Isso explica a razão de a parteira Ina May ter 2% de cesarianas em “The Farm“, porém posso ter certeza que ela teria 15 ou 20% de incidência de cesarianas por “falha de progressão” caso morasse em alguma grande cidade brasileira e tivesse que atender nos hospitais daqui, onde impera o medo e a tensão.
A Holanda também é do mundo ocidental, onde da mesma forma puderam entrar – mesmo que de forma menos violenta – a cultura do medo e a tecnocracia. Até ela sofre as agruras do mundo moderno.
O momento é de muita tensão, os médicos se sentem acuados, pressionados, culpados e desprezados. É como você reclamar do serviço que eles fizeram nos últimos 300 anos e achar que todas as conquistas da obstetrícia poderiam ter um resultado melhor. Isso é escutado como ofensa, e não como um convite à reflexão e à mudança. Alguns profissionais, normalmente os mais limitados, partem para a violência verbal, sem perceber que tais palavras apenas demonstram o despreparo para lidar com sua própria autoestima ferida.
A culpa não é dos médicos, mas da própria medicina e seu olhar objetual sobre os pacientes. Se esta objetualização pode ser entendida em um politraumatizado, ou numa paciente cirúrgica, ela é absolutamente anacrônica e inadequada em uma mulher saudável parindo seu filho. Como eu disse há alguns dias, a melhor metáfora para essa situação na atualidade é imaginar a cena do marido que recebe a notícia de que sua mulher vai deixá-lo.
Passada o susto e o choque da revelação ele, ainda surpreso, exclama:
– Mas porquê? Nada te falta. Tudo que fiz foi por você. Eu me dediquei por anos, trabalhando como um escravo, para que nada faltasse neste lar. Minha dedicação sempre foi para que sua vida fosse melhor, fosse tranquila, e que você pudesse ter seus filhos com segurança. Por quê agora me desprezas? Por quê me jogas fora como um papel velho, um pano imundo e imprestável? O que fiz de tão mal para ser expulso assim? Eu não bebo, não te maltrato e trago tudo para dentro desta casa!! Porque, afinal, você está insatisfeita?
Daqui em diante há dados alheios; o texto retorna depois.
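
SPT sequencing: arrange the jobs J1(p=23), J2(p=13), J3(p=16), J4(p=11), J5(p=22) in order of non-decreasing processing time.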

Ela sorri com lábios tristes porque entende sua dor. Sabe que para ele as angústias e desejos – as quais carrega como um pesado fardo – são incompreensíveis. Para seu marido a mulher que sempre teve ao lado era um belo bibelô, uma linda boneca para satisfazer seus olhos. Para isso verdadeiramente se dedicava a ela, oferecendo-lhe o melhor que podia, com todo o seu amor e afinco. Entretanto, durante todos esses anos, mesmo que houvesse uma honesta atitude de ajuda, ele jamais conseguiu olhar aquele relacionamento pelos olhos de sua mulher. Qualquer reclamação de sua bela esposa seria incompreensível, porque a relação com ela sempre foi marcada pela objetualidade. Nunca, por nenhum momento, ele se permitiu perguntar: “afinal, o que você verdadeiramente deseja?“.
Ela se aproxima dele, o abraça e diz:
– Obrigado por tudo. Obrigado por toda a sua dedicação, seu zelo e seu amor, mas agora permita-me voar.